1. Starting over. Take a load that you're confident in if a reloader or quality factory load and stick with the same load throughout testing/training.
2. Get comfortable. Find a place to go prone and spend the time you need to be comfortable shooting.
3. Give large reactive targets. Begin at close distances. (50 yard max) This is not about precision, it's about seeing a hit.
4. Keep the sessions short. This goes for all sessions. Get several good hits in a row then walk away. Take a smoke break or whatever it is for you, but come off the gun. Maybe, maybe get a few more hits in then pack it up for the day.
5. Extending the range. Take the large reactive targets out further as long as you're getting consistent hits. 100, then 125, then 150.

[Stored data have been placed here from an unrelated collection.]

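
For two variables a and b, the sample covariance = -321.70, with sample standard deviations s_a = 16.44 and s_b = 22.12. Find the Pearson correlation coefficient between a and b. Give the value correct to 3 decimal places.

-0.885

r = Cov(a,b) / (s_a · s_b) = -321.70 / (16.44 × 22.12)
  = -321.70 / 363.6528 ≈ -0.885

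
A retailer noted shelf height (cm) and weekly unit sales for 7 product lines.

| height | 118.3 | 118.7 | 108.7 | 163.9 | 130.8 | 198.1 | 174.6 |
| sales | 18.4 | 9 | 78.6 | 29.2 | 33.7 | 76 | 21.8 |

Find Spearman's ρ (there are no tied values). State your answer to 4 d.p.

Rank height: 2, 3, 1, 5, 4, 7, 6
Rank sales: 2, 1, 7, 4, 5, 6, 3
d = rank(height) − rank(sales): 0, 2, -6, 1, -1, 1, 3; Σd² = 52
ρ = 1 − 6Σd² / [n(n²−1)] = 1 − 6×52 / (7×48) = 1 − 312/336 ≈ 0.0714

0.0714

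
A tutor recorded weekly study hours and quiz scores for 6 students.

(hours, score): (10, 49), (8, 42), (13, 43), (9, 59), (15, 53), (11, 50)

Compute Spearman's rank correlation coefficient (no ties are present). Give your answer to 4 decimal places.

Rank hours: 3, 1, 5, 2, 6, 4
Rank score: 3, 1, 2, 6, 5, 4
d = rank(hours) − rank(score): 0, 0, 3, -4, 1, 0; Σd² = 26
ρ = 1 − 6Σd² / [n(n²−1)] = 1 − 6×26 / (6×35) = 1 − 156/210 ≈ 0.2571

0.2571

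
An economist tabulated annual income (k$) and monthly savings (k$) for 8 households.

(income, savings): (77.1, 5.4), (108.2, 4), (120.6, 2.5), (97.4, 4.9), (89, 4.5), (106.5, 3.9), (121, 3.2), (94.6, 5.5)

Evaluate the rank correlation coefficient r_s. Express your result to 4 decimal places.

Rank income: 1, 6, 7, 4, 2, 5, 8, 3
Rank savings: 7, 4, 1, 6, 5, 3, 2, 8
d = rank(income) − rank(savings): -6, 2, 6, -2, -3, 2, 6, -5; Σd² = 154
ρ = 1 − 6Σd² / [n(n²−1)] = 1 − 6×154 / (8×63) = 1 − 924/504 ≈ -0.8333

-0.8333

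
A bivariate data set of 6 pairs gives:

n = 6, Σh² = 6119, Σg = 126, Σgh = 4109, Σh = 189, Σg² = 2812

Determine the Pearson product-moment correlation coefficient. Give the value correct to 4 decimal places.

0.8446

r = (nΣgh − ΣgΣh) / √[(nΣg² − (Σg)²)(nΣh² − (Σh)²)]
Numerator: 6×4109 − 126×189 = 840
Denominator: √[(16872 − 15876)(36714 − 35721)] = √[996 × 993] = 994.4989
r = 840 / 994.4989 ≈ 0.8446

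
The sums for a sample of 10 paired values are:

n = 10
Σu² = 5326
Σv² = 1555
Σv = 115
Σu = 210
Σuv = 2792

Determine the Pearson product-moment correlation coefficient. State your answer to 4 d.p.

0.8169

r = (nΣuv − ΣuΣv) / √[(nΣu² − (Σu)²)(nΣv² − (Σv)²)]
Numerator: 10×2792 − 210×115 = 3770
Denominator: √[(53260 − 44100)(15550 − 13225)] = √[9160 × 2325] = 4614.8673
r = 3770 / 4614.8673 ≈ 0.8169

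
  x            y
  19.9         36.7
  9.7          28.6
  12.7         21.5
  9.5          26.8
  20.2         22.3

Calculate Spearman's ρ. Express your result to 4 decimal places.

-0.1000

Rank x: 4, 2, 3, 1, 5
Rank y: 5, 4, 1, 3, 2
d = rank(x) − rank(y): -1, -2, 2, -2, 3; Σd² = 22
ρ = 1 − 6Σd² / [n(n²−1)] = 1 − 6×22 / (5×24) = 1 − 132/120 ≈ -0.1000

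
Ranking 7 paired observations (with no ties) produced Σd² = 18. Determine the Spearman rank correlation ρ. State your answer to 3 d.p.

0.679

ρ = 1 − 6Σd² / [n(n²−1)] = 1 − 6×18 / (7×48)
  = 1 − 108/336 = 1 − 0.3214 ≈ 0.679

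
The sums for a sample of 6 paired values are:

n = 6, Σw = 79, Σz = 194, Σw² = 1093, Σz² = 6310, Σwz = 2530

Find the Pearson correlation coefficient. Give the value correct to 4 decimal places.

r = (nΣwz − ΣwΣz) / √[(nΣw² − (Σw)²)(nΣz² − (Σz)²)]
Numerator: 6×2530 − 79×194 = -146
Denominator: √[(6558 − 6241)(37860 − 37636)] = √[317 × 224] = 266.4733
r = -146 / 266.4733 ≈ -0.5479

-0.5479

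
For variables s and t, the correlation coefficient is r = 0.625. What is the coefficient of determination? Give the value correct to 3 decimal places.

r² = (0.625)² = 0.391

0.391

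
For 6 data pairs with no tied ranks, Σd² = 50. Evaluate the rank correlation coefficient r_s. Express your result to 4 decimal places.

-0.4286

ρ = 1 − 6Σd² / [n(n²−1)] = 1 − 6×50 / (6×35)
  = 1 − 300/210 = 1 − 1.42857 ≈ -0.4286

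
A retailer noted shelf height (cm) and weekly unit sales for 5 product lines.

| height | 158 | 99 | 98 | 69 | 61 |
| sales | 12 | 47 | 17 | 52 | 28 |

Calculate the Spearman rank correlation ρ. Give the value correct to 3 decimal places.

Rank height: 5, 4, 3, 2, 1
Rank sales: 1, 4, 2, 5, 3
d = rank(height) − rank(sales): 4, 0, 1, -3, -2; Σd² = 30
ρ = 1 − 6Σd² / [n(n²−1)] = 1 − 6×30 / (5×24) = 1 − 180/120 ≈ -0.500

-0.500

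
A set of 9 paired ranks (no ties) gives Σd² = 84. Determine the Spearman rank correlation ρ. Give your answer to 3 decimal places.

ρ = 1 − 6Σd² / [n(n²−1)] = 1 − 6×84 / (9×80)
  = 1 − 504/720 = 1 − 0.7000 ≈ 0.300

0.300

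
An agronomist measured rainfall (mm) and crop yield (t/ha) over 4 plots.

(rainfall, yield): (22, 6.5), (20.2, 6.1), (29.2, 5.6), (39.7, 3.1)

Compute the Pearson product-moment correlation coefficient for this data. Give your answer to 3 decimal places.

-0.956

n = 4, Σx = 111.1, Σy = 21.3, Σx² = 3320.77, Σy² = 120.43, Σxy = 552.81
nΣxy − ΣxΣy = 2211.24 − 2366.43 = -155.19
nΣx² − (Σx)² = 13283.08 − 12343.21 = 939.87; nΣy² − (Σy)² = 481.72 − 453.69 = 28.03
r = -155.19 / √(939.87 × 28.03) = -155.19 / 162.3101 ≈ -0.956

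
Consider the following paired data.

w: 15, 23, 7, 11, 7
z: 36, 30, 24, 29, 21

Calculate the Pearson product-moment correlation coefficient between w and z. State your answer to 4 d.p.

0.6453

n = 5, Σw = 63, Σz = 140, Σw² = 973, Σz² = 4054, Σwz = 1864
nΣwz − ΣwΣz = 9320 − 8820 = 500
nΣw² − (Σw)² = 4865 − 3969 = 896; nΣz² − (Σz)² = 20270 − 19600 = 670
r = 500 / √(896 × 670) = 500 / 774.8032 ≈ 0.6453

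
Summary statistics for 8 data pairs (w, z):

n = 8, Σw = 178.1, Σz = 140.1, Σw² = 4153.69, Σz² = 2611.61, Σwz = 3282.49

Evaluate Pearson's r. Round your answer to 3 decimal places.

0.947

r = (nΣwz − ΣwΣz) / √[(nΣw² − (Σw)²)(nΣz² − (Σz)²)]
Numerator: 8×3282.49 − 178.1×140.1 = 1308.11
Denominator: √[(33229.52 − 31719.61)(20892.88 − 19628.01)] = √[1509.91 × 1264.87] = 1381.9696
r = 1308.11 / 1381.9696 ≈ 0.947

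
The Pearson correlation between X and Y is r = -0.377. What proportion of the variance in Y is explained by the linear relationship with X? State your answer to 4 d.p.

0.1421

r² = (-0.377)² = 0.1421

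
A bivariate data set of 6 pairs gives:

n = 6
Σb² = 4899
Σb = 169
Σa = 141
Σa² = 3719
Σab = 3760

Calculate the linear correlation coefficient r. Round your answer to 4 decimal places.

-0.8914

r = (nΣab − ΣaΣb) / √[(nΣa² − (Σa)²)(nΣb² − (Σb)²)]
Numerator: 6×3760 − 141×169 = -1269
Denominator: √[(22314 − 19881)(29394 − 28561)] = √[2433 × 833] = 1423.6183
r = -1269 / 1423.6183 ≈ -0.8914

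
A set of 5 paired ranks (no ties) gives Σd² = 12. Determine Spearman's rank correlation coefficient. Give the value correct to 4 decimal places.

ρ = 1 − 6Σd² / [n(n²−1)] = 1 − 6×12 / (5×24)
  = 1 − 72/120 = 1 − 0.60000 ≈ 0.4000

0.4000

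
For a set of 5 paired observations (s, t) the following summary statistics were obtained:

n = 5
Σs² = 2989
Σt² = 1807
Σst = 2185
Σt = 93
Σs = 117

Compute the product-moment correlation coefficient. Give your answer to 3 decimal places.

0.063

r = (nΣst − ΣsΣt) / √[(nΣs² − (Σs)²)(nΣt² − (Σt)²)]
Numerator: 5×2185 − 117×93 = 44
Denominator: √[(14945 − 13689)(9035 − 8649)] = √[1256 × 386] = 696.2873
r = 44 / 696.2873 ≈ 0.063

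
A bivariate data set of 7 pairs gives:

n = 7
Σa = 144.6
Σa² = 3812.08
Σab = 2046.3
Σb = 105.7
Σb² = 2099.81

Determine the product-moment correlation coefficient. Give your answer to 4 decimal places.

r = (nΣab − ΣaΣb) / √[(nΣa² − (Σa)²)(nΣb² − (Σb)²)]
Numerator: 7×2046.3 − 144.6×105.7 = -960.12
Denominator: √[(26684.56 − 20909.16)(14698.67 − 11172.49)] = √[5775.4 × 3526.18] = 4512.7708
r = -960.12 / 4512.7708 ≈ -0.2128

-0.2128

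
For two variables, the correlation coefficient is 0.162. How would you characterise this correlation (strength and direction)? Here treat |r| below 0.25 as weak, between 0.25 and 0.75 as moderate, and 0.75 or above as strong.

weak positive

r = 0.162 > 0 so the relationship is positive.
|r| = 0.162, which falls in the weak range.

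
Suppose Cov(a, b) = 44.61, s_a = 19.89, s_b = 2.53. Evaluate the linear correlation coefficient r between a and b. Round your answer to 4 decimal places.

0.8865

r = Cov(a,b) / (s_a · s_b) = 44.61 / (19.89 × 2.53)
  = 44.61 / 50.3217 ≈ 0.8865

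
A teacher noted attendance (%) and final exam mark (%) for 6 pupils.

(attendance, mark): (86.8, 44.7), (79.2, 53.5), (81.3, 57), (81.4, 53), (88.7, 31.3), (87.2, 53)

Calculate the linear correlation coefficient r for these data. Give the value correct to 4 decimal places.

-0.7309

n = 6, Σx = 504.6, Σy = 292.5, Σx² = 42514.06, Σy² = 14707.03, Σxy = 24463.37
nΣxy − ΣxΣy = 146780.22 − 147595.5 = -815.28
nΣx² − (Σx)² = 255084.36 − 254621.16 = 463.2; nΣy² − (Σy)² = 88242.18 − 85556.25 = 2685.93
r = -815.28 / √(463.2 × 2685.93) = -815.28 / 1115.4025 ≈ -0.7309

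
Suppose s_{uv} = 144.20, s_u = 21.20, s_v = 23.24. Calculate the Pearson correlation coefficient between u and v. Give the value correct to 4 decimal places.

0.2927

r = Cov(u,v) / (s_u · s_v) = 144.20 / (21.20 × 23.24)
  = 144.20 / 492.6880 ≈ 0.2927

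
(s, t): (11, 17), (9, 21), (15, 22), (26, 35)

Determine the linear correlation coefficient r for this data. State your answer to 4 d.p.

0.9413

n = 4, Σs = 61, Σt = 95, Σs² = 1103, Σt² = 2439, Σst = 1616
nΣst − ΣsΣt = 6464 − 5795 = 669
nΣs² − (Σs)² = 4412 − 3721 = 691; nΣt² − (Σt)² = 9756 − 9025 = 731
r = 669 / √(691 × 731) = 669 / 710.7187 ≈ 0.9413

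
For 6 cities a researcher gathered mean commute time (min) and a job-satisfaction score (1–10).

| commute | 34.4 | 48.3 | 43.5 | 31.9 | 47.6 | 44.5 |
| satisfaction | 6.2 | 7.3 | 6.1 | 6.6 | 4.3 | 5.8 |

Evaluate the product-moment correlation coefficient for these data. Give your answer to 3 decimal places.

n = 6, Σx = 250.2, Σy = 36.3, Σx² = 10672.12, Σy² = 224.63, Σxy = 1504.54
nΣxy − ΣxΣy = 9027.24 − 9082.26 = -55.02
nΣx² − (Σx)² = 64032.72 − 62600.04 = 1432.68; nΣy² − (Σy)² = 1347.78 − 1317.69 = 30.09
r = -55.02 / √(1432.68 × 30.09) = -55.02 / 207.6279 ≈ -0.265

-0.265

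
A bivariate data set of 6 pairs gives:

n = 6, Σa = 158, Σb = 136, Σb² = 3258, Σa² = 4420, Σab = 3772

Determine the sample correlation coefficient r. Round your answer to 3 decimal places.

0.894

r = (nΣab − ΣaΣb) / √[(nΣa² − (Σa)²)(nΣb² − (Σb)²)]
Numerator: 6×3772 − 158×136 = 1144
Denominator: √[(26520 − 24964)(19548 − 18496)] = √[1556 × 1052] = 1279.4186
r = 1144 / 1279.4186 ≈ 0.894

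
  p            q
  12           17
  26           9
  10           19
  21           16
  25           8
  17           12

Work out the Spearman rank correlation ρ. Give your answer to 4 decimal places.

-0.8857

Rank p: 2, 6, 1, 4, 5, 3
Rank q: 5, 2, 6, 4, 1, 3
d = rank(p) − rank(q): -3, 4, -5, 0, 4, 0; Σd² = 66
ρ = 1 − 6Σd² / [n(n²−1)] = 1 − 6×66 / (6×35) = 1 − 396/210 ≈ -0.8857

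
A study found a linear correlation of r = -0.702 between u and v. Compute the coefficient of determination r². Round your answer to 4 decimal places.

r² = (-0.702)² = 0.4928

0.4928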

6. Close for precision. Bring a standard target back in to 50 yards and work on precision drills. I like card games. I'll take a piece of cardboard and glue some playing cards on it. Then work on individual shapes (hearts, diamonds, clubs, spades) on a particular card.
7. Get a friend. Have someone watch your fundamentals and form or video yourself. Make a checklist if you need it that you can reference while prone. Body position, grip, sight picture, sight alignment, trigger control, breathing, follow-through.
8. Dry fire, dry fire, dry fire.
9. Shoot long. Go straight to longer than normal shots for precision, and be happy with decent results but if you took the time with fundamentals most shooters are surprised at how well they grouped.
10. Mid range precision. Immediately move to a midrange (whatever that is for you, hunting range or competition range) and work on precision. Don't worry about the occasional flyer, just get a high volume of quality hits.
11. Keep it fun. If you're not enjoying it at any time, pack up and go home. If you need a couple months off from shooting to forget the stress, then do it. Shoot some pistol or an AR to have fun shooting again.

If it's the gun and not the shooter, it will normally show itself in #6. If questionable, repeat steps 6 & 7 multiple times then have someone else shoot the gun. In the end you need to be happy with it so send it down the road if all else fails.
 
Never had a rifle I lost confidence in, however I have changed out a few scopes.........
When a rifle stops working as expected, the trigger puller needs to be recertified.